Graal VM is an Oracle experimental project. It aims to be «a universal multi-language virtual machine». At its heart is a modern compiler able to run either dynamically in JIT (dynamic Just In Time) mode or Ahead Of Time (static compilation). The second option enables to produce « binary images ». These images are run by a specific runtime called Substrate VM with fast startup and no warm-up.
So, is Graal VM a silver bullet? I would say: “Yes and no, it depends” … It makes Java a viable technology for Serverless. But the traditional JVM remains better for long-running processes.

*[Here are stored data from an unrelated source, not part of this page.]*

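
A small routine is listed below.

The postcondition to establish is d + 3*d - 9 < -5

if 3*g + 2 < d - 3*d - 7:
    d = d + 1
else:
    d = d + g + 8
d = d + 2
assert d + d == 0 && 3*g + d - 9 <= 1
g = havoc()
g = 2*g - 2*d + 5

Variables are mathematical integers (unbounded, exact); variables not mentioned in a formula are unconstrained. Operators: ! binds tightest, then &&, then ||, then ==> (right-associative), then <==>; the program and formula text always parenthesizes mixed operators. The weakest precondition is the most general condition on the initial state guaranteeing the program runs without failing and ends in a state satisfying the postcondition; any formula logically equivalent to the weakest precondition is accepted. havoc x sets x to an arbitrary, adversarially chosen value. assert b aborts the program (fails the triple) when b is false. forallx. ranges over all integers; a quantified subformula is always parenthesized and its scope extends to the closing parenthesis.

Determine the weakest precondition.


Working backward. After the program, the postcondition d + 3*d - 9 < -5 must hold; in canonical form it is 4*d < 4.
Before g := 2*g - 2*d + 5: 4*d < 4
Before havoc g: 4*d < 4
Before assert d + d == 0 && 3*g + d - 9 <= 1: 2*d == 0 && d + 3*g <= 10 && 4*d < 4
Before d := d + 2: 2*d == -4 && d + 3*g <= 8 && 4*d < -4
Then branch requires 2*d == -6 && d + 3*g <= 7 && 4*d < -8; else branch requires 2*d + 2*g == -20 && d + 4*g <= 0 && 4*d + 4*g < -36.
Before the if: (2*d + 3*g < -9 ==> (2*d == -6 && d + 3*g <= 7 && 4*d < -8)) && ((!(2*d + 3*g < -9)) ==> (2*d + 2*g == -20 && d + 4*g <= 0 && 4*d + 4*g < -36))
Answer: WP = (2*d + 3*g < -9 ==> (2*d == -6 && d + 3*g <= 7 && 4*d < -8)) && ((!(2*d + 3*g < -9)) ==> (2*d + 2*g == -20 && d + 4*g <= 0 && 4*d + 4*g < -36))


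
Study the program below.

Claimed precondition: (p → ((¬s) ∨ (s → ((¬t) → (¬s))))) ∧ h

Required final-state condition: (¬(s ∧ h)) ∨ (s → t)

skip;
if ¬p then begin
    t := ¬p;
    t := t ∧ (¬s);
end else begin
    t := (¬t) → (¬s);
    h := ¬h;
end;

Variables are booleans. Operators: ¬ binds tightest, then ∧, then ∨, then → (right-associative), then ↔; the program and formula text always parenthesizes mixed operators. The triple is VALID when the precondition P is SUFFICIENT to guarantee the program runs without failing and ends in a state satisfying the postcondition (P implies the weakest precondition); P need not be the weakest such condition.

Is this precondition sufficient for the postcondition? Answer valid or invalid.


Working backward. After the program, (¬(s ∧ h)) ∨ (s → t) must hold.
Then branch requires (¬(s ∧ h)) ∨ (s → ((¬p) ∧ (¬s))); else branch requires (¬(s ∧ (¬h))) ∨ (s → ((¬t) → (¬s))).
Before the if: ((¬p) → ((¬(s ∧ h)) ∨ (s → ((¬p) ∧ (¬s))))) ∧ (p → ((¬(s ∧ (¬h))) ∨ (s → ((¬t) → (¬s)))))
Before skip: ((¬p) → ((¬(s ∧ h)) ∨ (s → ((¬p) ∧ (¬s))))) ∧ (p → ((¬(s ∧ (¬h))) ∨ (s → ((¬t) → (¬s)))))
The weakest precondition is ((¬p) → ((¬(s ∧ h)) ∨ (s → ((¬p) ∧ (¬s))))) ∧ (p → ((¬(s ∧ (¬h))) ∨ (s → ((¬t) → (¬s))))).
Check whether (p → ((¬s) ∨ (s → ((¬t) → (¬s))))) ∧ h implies it.
Countermodel: at the initial state h = true, p = false, s = true, t = false, the precondition holds but the weakest precondition fails.
Answer: invalid


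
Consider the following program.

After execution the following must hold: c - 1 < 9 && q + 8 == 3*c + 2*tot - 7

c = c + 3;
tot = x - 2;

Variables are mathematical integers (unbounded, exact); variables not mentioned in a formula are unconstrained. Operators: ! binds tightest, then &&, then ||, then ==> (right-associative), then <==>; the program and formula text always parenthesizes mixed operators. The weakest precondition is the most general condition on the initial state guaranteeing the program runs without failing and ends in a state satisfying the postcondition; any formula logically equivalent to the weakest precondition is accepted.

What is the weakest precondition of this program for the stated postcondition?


Working backward. After the program, the postcondition c - 1 < 9 && q + 8 == 3*c + 2*tot - 7 must hold; in canonical form it is c < 10 && q == 3*c + 2*tot - 15.
Before tot := x - 2: c < 10 && q == 3*c + 2*x - 19
Before c := c + 3: c < 7 && q == 3*c + 2*x - 10
Answer: WP = c < 7 && q == 3*c + 2*x - 10


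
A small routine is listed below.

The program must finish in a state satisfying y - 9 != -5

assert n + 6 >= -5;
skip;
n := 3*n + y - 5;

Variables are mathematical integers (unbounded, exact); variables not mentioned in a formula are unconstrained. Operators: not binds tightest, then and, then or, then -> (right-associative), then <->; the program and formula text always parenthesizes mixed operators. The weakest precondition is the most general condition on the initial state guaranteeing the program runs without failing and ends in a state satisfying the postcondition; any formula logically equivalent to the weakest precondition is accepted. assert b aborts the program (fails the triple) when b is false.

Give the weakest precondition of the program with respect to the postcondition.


Working backward. After the program, the postcondition y - 9 != -5 must hold; in canonical form it is y != 4.
Before n := 3*n + y - 5: y != 4
Before skip: y != 4
Before assert n + 6 >= -5: n >= -11 and y != 4
Answer: WP = n >= -11 and y != 4


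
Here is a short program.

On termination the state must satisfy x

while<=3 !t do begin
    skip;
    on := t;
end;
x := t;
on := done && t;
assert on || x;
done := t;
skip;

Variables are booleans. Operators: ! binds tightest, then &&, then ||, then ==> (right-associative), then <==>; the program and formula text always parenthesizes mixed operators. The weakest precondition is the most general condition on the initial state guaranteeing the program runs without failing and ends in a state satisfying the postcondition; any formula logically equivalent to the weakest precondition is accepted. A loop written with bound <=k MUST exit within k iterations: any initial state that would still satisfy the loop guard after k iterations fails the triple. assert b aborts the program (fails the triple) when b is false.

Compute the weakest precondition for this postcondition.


Working backward. After the program, x must hold.
Before skip: x
Before done := t: x
Before assert on || x: (on || x) && x
Before on := done && t: ((done && t) || x) && x
Before x := t: ((done && t) || t) && t
Before the loop (bound <=3), unroll the exhaustion recursion (WP_0 = exit-now case; WP_j = one more guarded iteration, up to j = 3):
  WP_0: t && ((done && t) || t)
  WP_1: ((!t) ==> (t && ((done && t) || t))) && (t ==> (((done && t) || t) && t))
  WP_2: ((!t) ==> (((!t) ==> (t && ((done && t) || t))) && (t ==> (((done && t) || t) && t)))) && (t ==> (((done && t) || t) && t))
  WP_3: ((!t) ==> (((!t) ==> (((!t) ==> (t && ((done && t) || t))) && (t ==> (((done && t) || t) && t)))) && (t ==> (((done && t) || t) && t)))) && (t ==> (((done && t) || t) && t))
So before the loop: ((!t) ==> (((!t) ==> (((!t) ==> (t && ((done && t) || t))) && (t ==> (((done && t) || t) && t)))) && (t ==> (((done && t) || t) && t)))) && (t ==> (((done && t) || t) && t))
Answer: WP = ((!t) ==> (((!t) ==> (((!t) ==> (t && ((done && t) || t))) && (t ==> (((done && t) || t) && t)))) && (t ==> (((done && t) || t) && t)))) && (t ==> (((done && t) || t) && t))


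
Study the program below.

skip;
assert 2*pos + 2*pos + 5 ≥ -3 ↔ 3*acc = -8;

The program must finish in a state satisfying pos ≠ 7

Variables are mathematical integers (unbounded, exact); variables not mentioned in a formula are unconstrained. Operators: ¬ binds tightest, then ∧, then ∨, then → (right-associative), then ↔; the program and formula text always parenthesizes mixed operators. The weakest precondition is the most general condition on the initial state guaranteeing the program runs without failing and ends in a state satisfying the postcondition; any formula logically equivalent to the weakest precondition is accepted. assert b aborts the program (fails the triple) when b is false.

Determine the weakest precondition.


Working backward. After the program, pos ≠ 7 must hold.
Before assert 2*pos + 2*pos + 5 ≥ -3 ↔ 3*acc = -8: (4*pos ≥ -8 ↔ 3*acc = -8) ∧ pos ≠ 7
Before skip: (4*pos ≥ -8 ↔ 3*acc = -8) ∧ pos ≠ 7
Answer: WP = (4*pos ≥ -8 ↔ 3*acc = -8) ∧ pos ≠ 7


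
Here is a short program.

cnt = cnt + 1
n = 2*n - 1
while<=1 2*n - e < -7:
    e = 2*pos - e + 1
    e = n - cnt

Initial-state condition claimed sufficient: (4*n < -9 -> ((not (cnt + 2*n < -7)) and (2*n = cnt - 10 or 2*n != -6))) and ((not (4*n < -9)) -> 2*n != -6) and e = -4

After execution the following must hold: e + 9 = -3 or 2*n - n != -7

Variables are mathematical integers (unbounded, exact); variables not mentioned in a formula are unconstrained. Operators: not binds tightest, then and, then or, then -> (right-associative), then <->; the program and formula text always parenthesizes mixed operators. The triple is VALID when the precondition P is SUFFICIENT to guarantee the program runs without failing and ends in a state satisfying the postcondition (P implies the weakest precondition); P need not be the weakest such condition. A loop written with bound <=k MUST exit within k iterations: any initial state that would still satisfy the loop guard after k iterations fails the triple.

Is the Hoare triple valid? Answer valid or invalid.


Working backward. After the program, the postcondition e + 9 = -3 or 2*n - n != -7 must hold; in canonical form it is e = -12 or n != -7.
Before the loop (bound <=1), unroll the exhaustion recursion (WP_0 = exit-now case; WP_j = one more guarded iteration, up to j = 1):
  WP_0: (not (2*n < e - 7)) and (e = -12 or n != -7)
  WP_1: (2*n < e - 7 -> ((not (cnt + n < -7)) and (n = cnt - 12 or n != -7))) and ((not (2*n < e - 7)) -> (e = -12 or n != -7))
So before the loop: (2*n < e - 7 -> ((not (cnt + n < -7)) and (n = cnt - 12 or n != -7))) and ((not (2*n < e - 7)) -> (e = -12 or n != -7))
Before n := 2*n - 1: (4*n < e - 5 -> ((not (cnt + 2*n < -6)) and (2*n = cnt - 11 or 2*n != -6))) and ((not (4*n < e - 5)) -> (e = -12 or 2*n != -6))
Before cnt := cnt + 1: (4*n < e - 5 -> ((not (cnt + 2*n < -7)) and (2*n = cnt - 10 or 2*n != -6))) and ((not (4*n < e - 5)) -> (e = -12 or 2*n != -6))
The weakest precondition is (4*n < e - 5 -> ((not (cnt + 2*n < -7)) and (2*n = cnt - 10 or 2*n != -6))) and ((not (4*n < e - 5)) -> (e = -12 or 2*n != -6)).
Check whether (4*n < -9 -> ((not (cnt + 2*n < -7)) and (2*n = cnt - 10 or 2*n != -6))) and ((not (4*n < -9)) -> 2*n != -6) and e = -4 implies it.
Every state satisfying the precondition satisfies the weakest precondition: the implication holds.
Answer: valid


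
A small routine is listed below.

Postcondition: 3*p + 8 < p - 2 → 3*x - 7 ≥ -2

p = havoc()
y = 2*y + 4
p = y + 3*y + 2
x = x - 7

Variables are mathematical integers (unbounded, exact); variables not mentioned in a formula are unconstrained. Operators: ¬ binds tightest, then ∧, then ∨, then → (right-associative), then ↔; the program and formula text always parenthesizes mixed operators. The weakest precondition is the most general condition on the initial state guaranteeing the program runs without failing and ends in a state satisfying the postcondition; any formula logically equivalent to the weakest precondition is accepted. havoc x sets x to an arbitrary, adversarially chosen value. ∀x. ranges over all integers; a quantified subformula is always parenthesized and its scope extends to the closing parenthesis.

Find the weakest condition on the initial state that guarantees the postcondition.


Working backward. After the program, the postcondition 3*p + 8 < p - 2 → 3*x - 7 ≥ -2 must hold; in canonical form it is 2*p < -10 → 3*x ≥ 5.
Before x := x - 7: 2*p < -10 → 3*x ≥ 26
Before p := y + 3*y + 2: 8*y < -14 → 3*x ≥ 26
Before y := 2*y + 4: 16*y < -46 → 3*x ≥ 26
Before havoc p: 16*y < -46 → 3*x ≥ 26
Answer: WP = 16*y < -46 → 3*x ≥ 26


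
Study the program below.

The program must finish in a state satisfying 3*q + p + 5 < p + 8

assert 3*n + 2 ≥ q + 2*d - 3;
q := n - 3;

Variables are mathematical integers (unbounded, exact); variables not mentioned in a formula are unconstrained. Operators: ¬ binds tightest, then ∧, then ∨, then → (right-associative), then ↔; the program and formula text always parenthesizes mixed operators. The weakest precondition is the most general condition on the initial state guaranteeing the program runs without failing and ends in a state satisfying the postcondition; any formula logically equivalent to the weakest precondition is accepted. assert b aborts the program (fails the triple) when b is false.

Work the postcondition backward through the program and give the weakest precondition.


Working backward. After the program, the postcondition 3*q + p + 5 < p + 8 must hold; in canonical form it is 3*q < 3.
Before q := n - 3: 3*n < 12
Before assert 3*n + 2 ≥ q + 2*d - 3: 3*n ≥ 2*d + q - 5 ∧ 3*n < 12
Answer: WP = 3*n ≥ 2*d + q - 5 ∧ 3*n < 12


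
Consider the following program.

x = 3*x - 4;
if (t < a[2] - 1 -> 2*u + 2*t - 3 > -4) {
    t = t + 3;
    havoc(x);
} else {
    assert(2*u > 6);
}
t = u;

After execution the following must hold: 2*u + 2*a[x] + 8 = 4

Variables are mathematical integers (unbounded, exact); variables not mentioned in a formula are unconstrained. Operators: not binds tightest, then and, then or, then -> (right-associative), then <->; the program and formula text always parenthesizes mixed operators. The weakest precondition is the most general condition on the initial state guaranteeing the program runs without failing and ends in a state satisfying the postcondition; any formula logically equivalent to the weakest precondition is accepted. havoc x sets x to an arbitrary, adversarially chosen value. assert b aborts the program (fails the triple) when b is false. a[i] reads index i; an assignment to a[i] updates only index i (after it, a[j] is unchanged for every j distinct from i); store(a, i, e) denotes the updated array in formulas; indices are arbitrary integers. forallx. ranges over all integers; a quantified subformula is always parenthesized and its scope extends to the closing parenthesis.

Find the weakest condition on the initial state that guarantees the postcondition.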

The real question to make your decision is now: do I need a long or a short running process? If long: keep the traditional JVM; if short: switch to Graal VM.
Red Hat Quarkus
Quarkus is a disruptive new framework from Red Hat providing two main benefits:
- An improved developer experience thanks to a dynamic reload mechanism, no need to explicitly re-deploy or restart the application when developing,
- The ability to generate Graal VM binary images while keeping the standard Java EE and MicroProfile programming model. No need to learn another technology. Quarkus is also able to run on a traditional HotSpot JVM. Hence the same programming model can address both long and short running processes, from legacy Enterprise Applications to brand new Serverless.
Other topics
Of course, Java was not the only topic during this edition:
- programming languages such as Rust, Scala, Kotlin,
- front-end management in a microservice architecture,
- using Gradle,
- using Kubernetes,
- the benefits of ServiceMesh such as Istio,
- using Continuous Integration to improve testing,
- how to design a Restful API,
- developing API with GraphQL,
- alternative framework such as Micronaut,
- the evolution of the role of the Software Architect.
Final words
This was really a great Devoxx France edition. As explained in this feedback, what impressed me the most is how Java, despite its advanced age for IT, remains innovative and diversified. It was born 25 years ago and it is always present and very much alive. So, are you ready for another 25 years?